Colorado wants drivers on psychedelics to ‘plan your trip before you trip’

Colorado transportation officials, anticipating dangerous driving resulting from voters’ decriminalization of certain psychedelic drugs and the growing practice of microdosing, have launched a campaign to prevent driving under the influence: “Plan your trip before you trip.”
Estimating that as many as 5 million people, including 140,000 Coloradans, used psilocybin over the past year, the Colorado Department of Transportation and State Patrol officials announced they’ll team with facilitators at healing centers to encourage safe rides home.
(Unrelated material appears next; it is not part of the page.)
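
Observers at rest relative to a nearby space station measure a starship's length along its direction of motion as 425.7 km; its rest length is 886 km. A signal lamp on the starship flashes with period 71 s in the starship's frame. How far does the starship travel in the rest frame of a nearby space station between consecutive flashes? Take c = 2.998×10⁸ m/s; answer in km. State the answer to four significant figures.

From L = L₀/γ: γ = 886/425.7 = 2.08128.
β = √(1 − 1/γ²) = 0.87701. Lab-frame period = γτ = 2.08128×71 s = 147.77 s. Distance = βc × γτ = 0.87701 × 2.998×10⁸ m/s × 147.77 s = 3.8853×10^10 m = 3.885×10^7 km.

3.885×10^7 km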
Colorado’s laws against driving under the influence of alcohol and cannabis also apply to natural psychedelics and synthetics such as LSD.
“With psilocybin growing in popularity, hundreds of thousands of people across America may now be microdosing,” CDOT spokeswoman Tamara Rollison said. “We know many of these people must be driving.”
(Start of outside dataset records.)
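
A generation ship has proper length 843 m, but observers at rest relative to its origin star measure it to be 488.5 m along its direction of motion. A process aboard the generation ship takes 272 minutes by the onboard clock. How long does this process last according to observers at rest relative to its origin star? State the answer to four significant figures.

γ = L₀/L = 843/488.5 = 1.72569.
Δt = γΔτ = 1.72569 × 272 = 469.4 minutes.

469.4 minutes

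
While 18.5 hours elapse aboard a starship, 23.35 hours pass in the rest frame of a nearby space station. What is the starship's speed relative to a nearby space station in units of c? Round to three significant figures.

0.610c

γ = Δt/Δτ = 23.35/18.5 = 1.2622.
β = √(1 − 1/γ²) = √(1 − 0.627688) = √0.372312 = 0.610.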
As part of the campaign, state social media postings warn that users’ perceptions, reaction time, and decision-making can be altered for hours, advising would-be drivers to “plan your trip before you trip” and stating that “decriminalization doesn’t mean driveable.”
Psychedelics can lead to visual and auditory hallucinations, disordered thinking, loss of muscle control, and “seeing colors and hearing sounds that are not real” — potentially impairing a driver’s ability to operate a vehicle, according to state campaign materials.
“There isn’t a model that we’re following, but there wasn’t one when Colorado legalized recreational cannabis either,” Rollison said. “We created that playbook, and we’re doing the same with psychedelics. It’s about applying established impaired-driving safety principles to a new policy environment.”